El casino se llama Kings Romans. Tiene una hilera de emperadores romanos en su frontis, y muchos prostíbulos en la Calle del Comercio. Doug-Gla sonríe. “He escuchado que abre 25 horas al día los 366 días del año”.  Cuenta que ya tiene un campo de tiro para disparar con rifles rusos AK-47, al mejor estilo guerra fría. La misma guerra fría que se calentó con la guerra de Vietnam, período en que Laos sufrió más castigo aéreo que ningún país conocido: aviones de EE.UU llevaron a cabo más de 580 mil misiones y arrojaron más de 250 millones de bombas de racimo en un territorio que  tiene el tamaño de un tercio de Chile. ¡Media tonelada de explosivos por habitante!

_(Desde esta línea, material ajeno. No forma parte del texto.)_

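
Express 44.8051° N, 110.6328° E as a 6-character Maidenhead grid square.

Offset from 180°W / 90°S: lon 290.6328°, lat 134.8051°.
Field (20°×10°, letters A–R): 290.6328/20 → 14 → O, 134.8051/10 → 13 → N; chars ON.
Square (2°×1°, digits 0–9): 10.6328/2 → 5, 4.8051/1 → 4; chars 54.
Subsquare (5′×2.5′, letters a–x): 0.6328/0.0833333 → 7 → h, 0.8051/0.0416667 → 19 → t; chars ht.

ON54ht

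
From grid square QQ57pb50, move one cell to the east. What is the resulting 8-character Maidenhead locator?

Longitude extended square 5; +1 → 6.
The latitude characters are unchanged.

QQ57pb60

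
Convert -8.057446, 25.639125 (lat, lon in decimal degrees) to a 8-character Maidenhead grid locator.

KI21tw66

Offset from 180°W / 90°S: lon 205.63913°, lat 81.94255°.
Field: lon ⌊205.63913/20⌋ = 10 → K; lat ⌊81.94255/10⌋ = 8 → I.
Square: lon ⌊5.63913/2⌋ = 2; lat ⌊1.94255/1⌋ = 1.
Subsquare: lon ⌊1.63913/0.0833333⌋ = 19 → t; lat ⌊0.94255/0.0416667⌋ = 22 → w.
Extended square: lon ⌊0.05579/0.00833333⌋ = 6; lat ⌊0.02589/0.00416667⌋ = 6.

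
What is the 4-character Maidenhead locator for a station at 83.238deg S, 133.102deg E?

PA66

Offset from 180°W / 90°S: lon 313.10°, lat 6.76°.
Field: 313.10/20 → 15 → P, 6.76/10 → 0 → A; chars PA.
Square: 13.10/2 → 6, 6.76/1 → 6; chars 66.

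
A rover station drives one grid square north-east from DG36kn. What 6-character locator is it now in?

Longitude subsquare k = 10; +1 → 11 = l.
Latitude subsquare n = 13; +1 → 14 = o.

DG36lo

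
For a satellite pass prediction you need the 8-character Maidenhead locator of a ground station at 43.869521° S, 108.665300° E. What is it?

OE46hd91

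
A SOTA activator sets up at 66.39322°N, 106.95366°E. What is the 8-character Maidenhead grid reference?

OP36lj44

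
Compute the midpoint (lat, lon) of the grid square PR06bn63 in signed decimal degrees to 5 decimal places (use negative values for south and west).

86.55625, 120.13750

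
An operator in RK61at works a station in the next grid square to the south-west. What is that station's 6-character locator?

Longitude subsquare a = 0; −1 → -1, wraps to 23 = x, carry into square.
Longitude square 6; −1 → 5.
Latitude subsquare t = 19; −1 → 18 = s.

RK51xs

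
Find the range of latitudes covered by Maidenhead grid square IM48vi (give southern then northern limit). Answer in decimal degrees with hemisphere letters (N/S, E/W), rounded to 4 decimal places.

38.3333° N, 38.3750° N

Field I=8, M=12: +8·20° lon, +12·10° lat → SW at lon -20°, lat 30°.
Square 4, 8: +4·2° lon, +8·1° lat → SW at lon -12°, lat 38°.
Subsquare v=21, i=8: +21·0.0833333° lon, +8·0.0416667° lat → SW at lon -10.25°, lat 38.3333°.
Cell spans 0.0833333° lon × 0.0416667° lat.
south 38.3333° N, north 38.3750° N.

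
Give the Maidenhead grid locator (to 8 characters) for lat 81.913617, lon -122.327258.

Shift to the Maidenhead origin (180°W, 90°S): lon 57.67274, lat 171.91362.
Field (20°×10°, letters A–R): lon ⌊57.67274/20⌋ = 2 → C; lat ⌊171.91362/10⌋ = 17 → R.
Square (2°×1°, digits 0–9): lon ⌊17.67274/2⌋ = 8; lat ⌊1.91362/1⌋ = 1.
Subsquare (5′×2.5′, letters a–x): lon ⌊1.67274/0.0833333⌋ = 20 → u; lat ⌊0.91362/0.0416667⌋ = 21 → v.
Extended square (30″×15″, digits 0–9): lon ⌊0.00608/0.00833333⌋ = 0; lat ⌊0.03862/0.00416667⌋ = 9.

CR81uv09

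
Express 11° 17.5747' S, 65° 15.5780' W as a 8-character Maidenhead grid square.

FH78iq89

Offset from 180°W / 90°S: lon 114.74037°, lat 78.70709°.
Field: lon ⌊114.74037/20⌋ = 5 → F; lat ⌊78.70709/10⌋ = 7 → H.
Square: lon ⌊14.74037/2⌋ = 7; lat ⌊8.70709/1⌋ = 8.
Subsquare: lon ⌊0.74037/0.0833333⌋ = 8 → i; lat ⌊0.70709/0.0416667⌋ = 16 → q.
Extended square: lon ⌊0.07370/0.00833333⌋ = 8; lat ⌊0.04042/0.00416667⌋ = 9.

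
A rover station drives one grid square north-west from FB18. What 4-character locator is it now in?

FB09

Longitude square 1; −1 → 0.
Latitude square 8; +1 → 9.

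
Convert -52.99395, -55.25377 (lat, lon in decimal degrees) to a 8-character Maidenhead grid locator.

GD27ia91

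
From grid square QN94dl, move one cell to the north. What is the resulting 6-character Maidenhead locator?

QN94dm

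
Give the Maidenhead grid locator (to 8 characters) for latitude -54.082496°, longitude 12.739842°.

JD65iw80

Shift to the Maidenhead origin (180°W, 90°S): lon 192.73984, lat 35.91750.
Field (20°×10°, letters A–R): 192.73984/20 → 9 → J, 35.91750/10 → 3 → D; chars JD.
Square (2°×1°, digits 0–9): 12.73984/2 → 6, 5.91750/1 → 5; chars 65.
Subsquare (5′×2.5′, letters a–x): 0.73984/0.0833333 → 8 → i, 0.91750/0.0416667 → 22 → w; chars iw.
Extended square (30″×15″, digits 0–9): 0.07318/0.00833333 → 8, 0.00084/0.00416667 → 0; chars 80.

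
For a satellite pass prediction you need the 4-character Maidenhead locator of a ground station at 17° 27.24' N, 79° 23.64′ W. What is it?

FK07

Offset from 180°W / 90°S: lon 100.61°, lat 107.45°.
Field: 100.61/20 → 5 → F, 107.45/10 → 10 → K; chars FK.
Square: 0.61/2 → 0, 7.45/1 → 7; chars 07.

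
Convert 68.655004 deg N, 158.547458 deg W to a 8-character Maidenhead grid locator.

Offset from 180°W / 90°S: lon 21.45254°, lat 158.65500°.
Field (20°×10°, letters A–R): lon ⌊21.45254/20⌋ = 1 → B; lat ⌊158.65500/10⌋ = 15 → P.
Square (2°×1°, digits 0–9): lon ⌊1.45254/2⌋ = 0; lat ⌊8.65500/1⌋ = 8.
Subsquare (5′×2.5′, letters a–x): lon ⌊1.45254/0.0833333⌋ = 17 → r; lat ⌊0.65500/0.0416667⌋ = 15 → p.
Extended square (30″×15″, digits 0–9): lon ⌊0.03588/0.00833333⌋ = 4; lat ⌊0.03000/0.00416667⌋ = 7.

BP08rp47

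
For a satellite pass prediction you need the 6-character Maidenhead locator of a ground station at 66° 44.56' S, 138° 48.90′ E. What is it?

Add 180° to longitude and 90° to latitude: 318.8150, 23.2573.
Field: lon ⌊318.8150/20⌋ = 15 → P; lat ⌊23.2573/10⌋ = 2 → C.
Square: lon ⌊18.8150/2⌋ = 9; lat ⌊3.2573/1⌋ = 3.
Subsquare: lon ⌊0.8150/0.0833333⌋ = 9 → j; lat ⌊0.2573/0.0416667⌋ = 6 → g.

PC93jg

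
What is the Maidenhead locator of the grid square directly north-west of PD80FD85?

Longitude extended square 8; −1 → 7.
Latitude extended square 5; +1 → 6.

PD80fd76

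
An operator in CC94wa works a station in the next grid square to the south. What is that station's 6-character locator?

CC93wx

Latitude subsquare a = 0; −1 → -1, wraps to 23 = x, carry into square.
Latitude square 4; −1 → 3.
The longitude characters are unchanged.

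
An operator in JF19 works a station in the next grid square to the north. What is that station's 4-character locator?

JG10

Latitude square 9; +1 → 10, wraps to 0, carry into field.
Latitude field F = 5; +1 → 6 = G.
The longitude characters are unchanged.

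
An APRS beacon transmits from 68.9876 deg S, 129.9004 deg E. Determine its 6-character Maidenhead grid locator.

Add 180° to longitude and 90° to latitude: 309.9004, 21.0124.
Field (20°×10°, letters A–R): 309.9004/20 → 15 → P, 21.0124/10 → 2 → C; chars PC.
Square (2°×1°, digits 0–9): 9.9004/2 → 4, 1.0124/1 → 1; chars 41.
Subsquare (5′×2.5′, letters a–x): 1.9004/0.0833333 → 22 → w, 0.0124/0.0416667 → 0 → a; chars wa.

PC41wa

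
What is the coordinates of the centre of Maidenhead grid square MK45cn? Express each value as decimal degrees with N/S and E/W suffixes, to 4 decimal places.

15.5625° N, 68.2083° E

Field M=12, K=10: +12·20° lon, +10·10° lat → SW at lon 60°, lat 10°.
Square 4, 5: +4·2° lon, +5·1° lat → SW at lon 68°, lat 15°.
Subsquare c=2, n=13: +2·0.0833333° lon, +13·0.0416667° lat → SW at lon 68.1667°, lat 15.5417°.
Cell spans 0.0833333° lon × 0.0416667° lat. Centre is SW corner plus half of each.
latitude 15.5625° N, longitude 68.2083° E.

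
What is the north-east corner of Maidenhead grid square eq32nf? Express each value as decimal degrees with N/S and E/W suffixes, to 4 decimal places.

72.2500° N, 92.8333° W

Field E=4, Q=16: +4·20° lon, +16·10° lat → SW at lon -100°, lat 70°.
Square 3, 2: +3·2° lon, +2·1° lat → SW at lon -94°, lat 72°.
Subsquare n=13, f=5: +13·0.0833333° lon, +5·0.0416667° lat → SW at lon -92.9167°, lat 72.2083°.
Cell spans 0.0833333° lon × 0.0416667° lat. NE corner is SW corner plus one full cell.
latitude 72.2500° N, longitude 92.8333° W.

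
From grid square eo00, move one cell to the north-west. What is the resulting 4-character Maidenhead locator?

DO91

Longitude square 0; −1 → -1, wraps to 9, carry into field.
Longitude field E = 4; −1 → 3 = D.
Latitude square 0; +1 → 1.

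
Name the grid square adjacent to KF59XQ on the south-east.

KF69ap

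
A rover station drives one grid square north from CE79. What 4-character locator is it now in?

Latitude square 9; +1 → 10, wraps to 0, carry into field.
Latitude field E = 4; +1 → 5 = F.
The longitude characters are unchanged.

CF70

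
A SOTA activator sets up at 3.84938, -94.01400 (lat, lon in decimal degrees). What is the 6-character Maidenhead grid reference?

EJ23xu

Add 180° to longitude and 90° to latitude: 85.9860, 93.8494.
Field (20°×10°, letters A–R): 85.9860/20 → 4 → E, 93.8494/10 → 9 → J; chars EJ.
Square (2°×1°, digits 0–9): 5.9860/2 → 2, 3.8494/1 → 3; chars 23.
Subsquare (5′×2.5′, letters a–x): 1.9860/0.0833333 → 23 → x, 0.8494/0.0416667 → 20 → u; chars xu.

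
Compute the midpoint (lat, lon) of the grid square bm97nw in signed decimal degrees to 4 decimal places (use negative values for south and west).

37.9375, -140.8750

Field B=1, M=12: +1·20° lon, +12·10° lat → SW at lon -160°, lat 30°.
Square 9, 7: +9·2° lon, +7·1° lat → SW at lon -142°, lat 37°.
Subsquare n=13, w=22: +13·0.0833333° lon, +22·0.0416667° lat → SW at lon -140.917°, lat 37.9167°.
Cell spans 0.0833333° lon × 0.0416667° lat. Centre is SW corner plus half of each.
latitude 37.9375, longitude -140.8750.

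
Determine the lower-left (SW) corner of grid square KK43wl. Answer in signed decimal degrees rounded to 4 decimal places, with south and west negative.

Field K=10, K=10: +10·20° lon, +10·10° lat → SW at lon 20°, lat 10°.
Square 4, 3: +4·2° lon, +3·1° lat → SW at lon 28°, lat 13°.
Subsquare w=22, l=11: +22·0.0833333° lon, +11·0.0416667° lat → SW at lon 29.8333°, lat 13.4583°.
latitude 13.4583, longitude 29.8333.

13.4583, 29.8333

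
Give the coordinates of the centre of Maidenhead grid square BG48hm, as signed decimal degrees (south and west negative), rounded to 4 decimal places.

-21.4792, -151.3750

Field B=1, G=6: +1·20° lon, +6·10° lat → SW at lon -160°, lat -30°.
Square 4, 8: +4·2° lon, +8·1° lat → SW at lon -152°, lat -22°.
Subsquare h=7, m=12: +7·0.0833333° lon, +12·0.0416667° lat → SW at lon -151.417°, lat -21.5°.
Cell spans 0.0833333° lon × 0.0416667° lat. Centre is SW corner plus half of each.
latitude -21.4792, longitude -151.3750.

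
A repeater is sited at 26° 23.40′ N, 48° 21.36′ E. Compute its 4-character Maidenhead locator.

LL46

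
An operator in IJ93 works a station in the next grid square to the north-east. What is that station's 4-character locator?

Longitude square 9; +1 → 10, wraps to 0, carry into field.
Longitude field I = 8; +1 → 9 = J.
Latitude square 3; +1 → 4.

JJ04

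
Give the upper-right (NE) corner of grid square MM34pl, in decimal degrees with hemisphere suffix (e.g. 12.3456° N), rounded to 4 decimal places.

34.5000° N, 67.3333° E

Field M=12, M=12: +12·20° lon, +12·10° lat → SW at lon 60°, lat 30°.
Square 3, 4: +3·2° lon, +4·1° lat → SW at lon 66°, lat 34°.
Subsquare p=15, l=11: +15·0.0833333° lon, +11·0.0416667° lat → SW at lon 67.25°, lat 34.4583°.
Cell spans 0.0833333° lon × 0.0416667° lat. NE corner is SW corner plus one full cell.
latitude 34.5000° N, longitude 67.3333° E.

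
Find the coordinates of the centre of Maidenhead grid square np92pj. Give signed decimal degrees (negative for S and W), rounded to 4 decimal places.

62.3958, 99.2917

Field N=13, P=15: +13·20° lon, +15·10° lat → SW at lon 80°, lat 60°.
Square 9, 2: +9·2° lon, +2·1° lat → SW at lon 98°, lat 62°.
Subsquare p=15, j=9: +15·0.0833333° lon, +9·0.0416667° lat → SW at lon 99.25°, lat 62.375°.
Cell spans 0.0833333° lon × 0.0416667° lat. Centre is SW corner plus half of each.
latitude 62.3958, longitude 99.2917.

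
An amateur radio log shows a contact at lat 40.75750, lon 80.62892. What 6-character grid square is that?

Shift to the Maidenhead origin (180°W, 90°S): lon 260.6289, lat 130.7575.
Field: lon ⌊260.6289/20⌋ = 13 → N; lat ⌊130.7575/10⌋ = 13 → N.
Square: lon ⌊0.6289/2⌋ = 0; lat ⌊0.7575/1⌋ = 0.
Subsquare: lon ⌊0.6289/0.0833333⌋ = 7 → h; lat ⌊0.7575/0.0416667⌋ = 18 → s.

NN00hs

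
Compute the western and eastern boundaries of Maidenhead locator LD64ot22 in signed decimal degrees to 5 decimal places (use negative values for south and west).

53.18333, 53.19167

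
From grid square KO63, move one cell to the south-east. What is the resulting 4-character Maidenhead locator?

KO72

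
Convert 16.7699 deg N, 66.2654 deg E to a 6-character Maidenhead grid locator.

Offset from 180°W / 90°S: lon 246.2654°, lat 106.7699°.
Field (20°×10°, letters A–R): 246.2654/20 → 12 → M, 106.7699/10 → 10 → K; chars MK.
Square (2°×1°, digits 0–9): 6.2654/2 → 3, 6.7699/1 → 6; chars 36.
Subsquare (5′×2.5′, letters a–x): 0.2654/0.0833333 → 3 → d, 0.7699/0.0416667 → 18 → s; chars ds.

MK36ds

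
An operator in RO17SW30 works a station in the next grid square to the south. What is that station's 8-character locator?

RO17sv39

Latitude extended square 0; −1 → -1, wraps to 9, carry into subsquare.
Latitude subsquare w = 22; −1 → 21 = v.
The longitude characters are unchanged.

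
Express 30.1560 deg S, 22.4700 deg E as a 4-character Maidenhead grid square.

KF19

Offset from 180°W / 90°S: lon 202.47°, lat 59.84°.
Field: 202.47/20 → 10 → K, 59.84/10 → 5 → F; chars KF.
Square: 2.47/2 → 1, 9.84/1 → 9; chars 19.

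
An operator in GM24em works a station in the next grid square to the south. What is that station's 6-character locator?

GM24el

Latitude subsquare m = 12; −1 → 11 = l.
The longitude characters are unchanged.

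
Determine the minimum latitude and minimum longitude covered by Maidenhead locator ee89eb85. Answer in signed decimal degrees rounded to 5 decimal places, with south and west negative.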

Dou-Gla deja de sonreír. Habla del magnate chino de este país sin bandera: “Tiene conexiones con un casino de Birmania financiado por el opio, que se levanta en el ex caserío de Mong La, frente a China”. Tres horas demora el viaje desde aquí. Se sabe que está controlado por la única mujer del Sudeste Asiático que fue capo de la droga, Minxia Ling. Ahora parece que ella se esconde en la Zona Económica Especial del Triángulo de Oro.

A su casino llegan principalmente chinos comunistas y consumistas a disfrutar de la ruleta y las tragaperras. También les gusta el cabaret animado por travestis tailandeses, y participan del comercio sexual y del blanqueo de dinero. Muchos oficiales del Ejército Popular de Liberación perdieron fortunas en el juego, tanto que el gobierno de Beijing presionó para que el casino dejara de funcionar. Estuvo cerrado algunos meses, porque la luz con que funcionan las tragaperras se la vende China. Hoy el negocio florece otra vez. Y hay una novedad: se multiplica el tráfico ilegal de vida silvestre. Nada se salva. Y la droga, aunque goza de buena salud, se hace la muerta. Juega con cartas marcadas. Y lo peor: parece que el empeoramiento empieza a empeorar.